Bocast’s book foregrounds expressions of womanhood, personhood, and sexuality in Uganda’s patriarchal and colonial pasts, as well as its neoliberal present. At a more intimate level, If Books Fail, Try Beauty shows how these have shaped expressions of womanhood, personhood, and sexuality among Makerere University students. This book argues that Uganda’s neoliberal turn, which was highlighted by measures such as deregulation of the economy and liberalization of the market, intersected with “everyday interactions to produce a thriving sexual economy at Makerere University” (142). On campus and away from kin, students invented “new worlds in the open space of campus life” (6). In the quotidian details of everyday campus life, female students exchanged sexual favors for money, electronics, academic grades, nights out with friends, houses, and the future promise of employment. Bocast stresses that the commodities that female students acquired through Makerere’s sexual economy were “valued not just for their economic worth, but for their embodiment of skill at the ‘game’” (80). The “game” is a euphemism for one’s ability to coordinate relationships with several men. This enactment of promiscuity evoked the word “spoiled,” a term used for girls and women who are deemed morally bankrupt, and who defy models of respectable behavior. The central paradox in the narratives on Makerere female students is that they are “financially stable … yet engage in practices that put them at risk …” (3). On the other hand, Makerere’s patriarchal biases find expression in “institutionalized systems of patron-clientage” that male students take advantage of “on their way to positions of power on the national stage” (72).

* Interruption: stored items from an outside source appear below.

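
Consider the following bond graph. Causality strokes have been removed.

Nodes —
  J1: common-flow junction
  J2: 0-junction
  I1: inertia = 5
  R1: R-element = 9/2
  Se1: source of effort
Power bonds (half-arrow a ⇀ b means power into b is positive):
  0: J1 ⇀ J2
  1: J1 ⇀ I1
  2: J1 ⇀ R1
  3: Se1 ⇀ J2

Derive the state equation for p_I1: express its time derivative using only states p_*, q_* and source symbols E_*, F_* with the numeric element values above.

bond 3 →J2  (Se1: effort source, stroke at far end)
bond 0 →J1  (common-e at J2 fixed by 3)
bond 1 →I1  (I1 outputs flow p/I1)
bond 2 →J1  (1-jn J1 has f-setter on 1)

dp_I1/dt = -E_Se1 - 9*p_I1/10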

The book is beautifully written, and easy to follow, as the author navigates the meandering pathways traveled by the cast of the narrative(s). Through immersion in Makerere University campus life, Bocast relived the lives of women such as Esther, Agnes, Lucy, Pearl, Rachel, and Deborah, as they partook in Makerere’s sexual economy and commodities race. Through collective effort or what the author terms “dependency work,” these women took turns in redistributing their “spoils” among themselves. Additionally, they took advantage of tabloid newspapers to manage their public image and reputation, while simultaneously fending off national and international overtures to control their bodies. Eventually, the story got more complicated for the likes of Rachel, who chose NGO sponsorship over sugar daddy sponsorship. Caught in an international development empowerment discourse initiative, she tried to fulfill her communal obligations while simultaneously exploring individual career ambitions. Indeed, Rachel’s life story illustrates how “young people confront intensifying moral conflict amidst the shifting landscapes of individual potential and collective obligation wrought by neoliberal reforms” (144). In the end, she sacrificed her individual career goals because the sponsorship required her to go back home to help develop the community.

For graduate students, this book offers a lesson on the research and writing process. To begin with, there is a clear discussion of the author’s methodology in data collection and analysis. Through an ethnographic approach, the researcher stage-manages the meandering and seemingly unrelated stories into a narrative that tells the story of the female students of Makerere University. Conceptually, this book goes beyond the classic Marxist (materialist) approach to class analysis to the “symbolic and performative dimension of social class.” More importantly, it shifts attention from the favored “lower classes” to the new middle classes “as an analytic and as actual people worthy of study” (8). This, she labelled as “studying up” (24).

Although this book is the story of Makerere, it also represents a neoliberal reading of the political economy of higher education, and institutional cultures prevalent in universities across the continent. If Books Fail, Try Beauty is indeed a timely addition to the historiography on the university in Africa.